O aumento da passagem do Transporte Coletivo na região metropolitana de Goiânia, de R$2, 25 para R$ 2,50, ainda não foi bem assimilado pelo usuário do serviço. O cidadão começou a pagar mais caro desde o último sábado (21) e as motivações do reajuste ainda estão sendo discutidas por membros da Câmara Deliberativa do Transporte Coletivo (CDTC).

O deputado estadual Francisco Júnior aponta a necessidade de se criar um fundo para subsidiar aumentos nos valores das tarifas. “Havendo a necessidade do aumento, esse fundo impediria que os recursos saíssem de quem mais precisa, que é o usuáriomais carente. Podemos utilizar por exemplo parte da receita de estacionamentos em Goiânia e eu acho que seria muito justo para subsidiar isto”, defende.

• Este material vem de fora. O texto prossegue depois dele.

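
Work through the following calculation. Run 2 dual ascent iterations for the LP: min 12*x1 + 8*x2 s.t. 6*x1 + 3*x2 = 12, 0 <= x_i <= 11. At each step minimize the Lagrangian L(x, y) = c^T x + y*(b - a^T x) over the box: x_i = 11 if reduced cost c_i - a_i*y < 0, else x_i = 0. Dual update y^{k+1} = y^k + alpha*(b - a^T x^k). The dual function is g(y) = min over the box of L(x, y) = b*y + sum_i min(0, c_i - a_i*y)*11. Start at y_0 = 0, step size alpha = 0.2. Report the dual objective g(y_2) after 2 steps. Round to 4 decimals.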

Caso a ideia do fundo seja aprovada pela CDTC, o parlamentar informa que não valeria de imediato. “Nada disso serve pra agora porque este aumento é referente aos dois anos que se passaram desde o último reajuste, em 2009”.

O presidente da Companhia Metropolitana de Transporte Coletivo, José Carlos Xavier – Grafite – aprova a ideia e destaca que é importante discutir este tipo de alternativa, sobretudo para viabilizar benefícios como passe livre para idosos e meia passagem para estudantes.

“Essa proposta surge na Câmara e vem concatenada com uma constatação de que qualquer benefício não pode ser absorvido pelos usuários do sistema, o que é a realidade hoje”, concluiu.